ショーケースの中で輝きを放つダイヤモンド。小さくてもめちゃくちゃ綺麗だけど、できたらちょっと大きめがいいなとか考えながら実際につけさせていただいた。ローズゴールドはとても肌馴染みがよくてカジュアルに使えそう。ゴールドはゴールドで美しい。でもやはりプラチナも美しい。
そしてダイヤモンドって存在感めっちゃあるんだな…すごい…。
「ローズゴールドだと肌馴染みがすごくいいですね」
「カジュアルにつけるならローズゴールドですね。フォーマルな場ではプラチナの方がよろしいかと」
店員さんにつけて頂きながら、考えに考えて。
プラチナのバイザヤードを購入しました。
「お客様の肌にも映えますし、ほどよく存在感を放って長く使えるタイプだと思いますよ」と店員さんにも後押ししていただいた。
何歳になってもつけれそうな一粒ダイヤのネックレス。ずっと憧れてた、あのティファニーで買える日が来るとは。
個人的な話だが、私はハイブランドやジュエリーなどを眺めるのは好きだし欲しいなと思っているものもある。でも、店舗に行くのは怖い。
ネットで購入する手もあるけど、ネットで購入して思ったより色が濃いなとか、なんか違ったな、となるのも嫌だ。でも、店舗に行くのが怖い。
もともとブランドものと縁のない人生を送ってきたこともあって、今でもデパートで買い物をする時、特に憧れのブランドほど緊張してなかなか入れなかった。あと結構変なところに物をひっかけてしまう人間なので、不意に当たって商品落としたら怖いとか、他にもいろいろあった。

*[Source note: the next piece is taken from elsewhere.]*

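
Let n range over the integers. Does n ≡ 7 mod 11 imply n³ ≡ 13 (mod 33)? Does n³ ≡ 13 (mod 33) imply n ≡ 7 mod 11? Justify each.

[⇐] The residues r modulo 33 with r³ ≡ 13 (mod 33) are exactly {7}, and each is ≡ 7 (mod 11).

[⇒] This fails: take n = 18. Then 18 ≡ 7 (mod 11), but 18³ = 5832 ≡ 24 (mod 33), not 13.

Only the converse holds.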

ほんとに好きなら行けるでしょと言われそうだが、私の場合ほんとに素敵だと思うから行けないのだ。臆病なことに。言い訳でしかないけれど。
憧れのティファニーの店舗に入る勇気が欲しかった。後押しをしてくれたのは、Snow Manだった。
ティファニーに似合う女性にはまだ程遠いし、大学時代に思い描いていた自分とは全然違うけれども。
少なくとも今年の誕生日は、笑って過ごせるような気がする。
………のだけどこのバイザヤードを買った後にちょっと、ちょっとだけセール何やってるか見に行こうとかなとハルカス内をぐるっとしたんですよ。もうね、ほんとに人混みがえげつなくて人が少ないところ歩いてたら、サマンサタバサでずっと探してた感じの黒のショルダーバッグに出会ってしまいました。500のペットボトルが横にして入るくらいの黒のショルダー探してたんですよ…。
え、可愛い。え、2BUY15パーオフ?え、あ、ミニ財布も可愛い…。
誕生日、今の時点で実は修羅場が確定してるのでティファニーつけてニコニコ頑張ります!働くぞ!!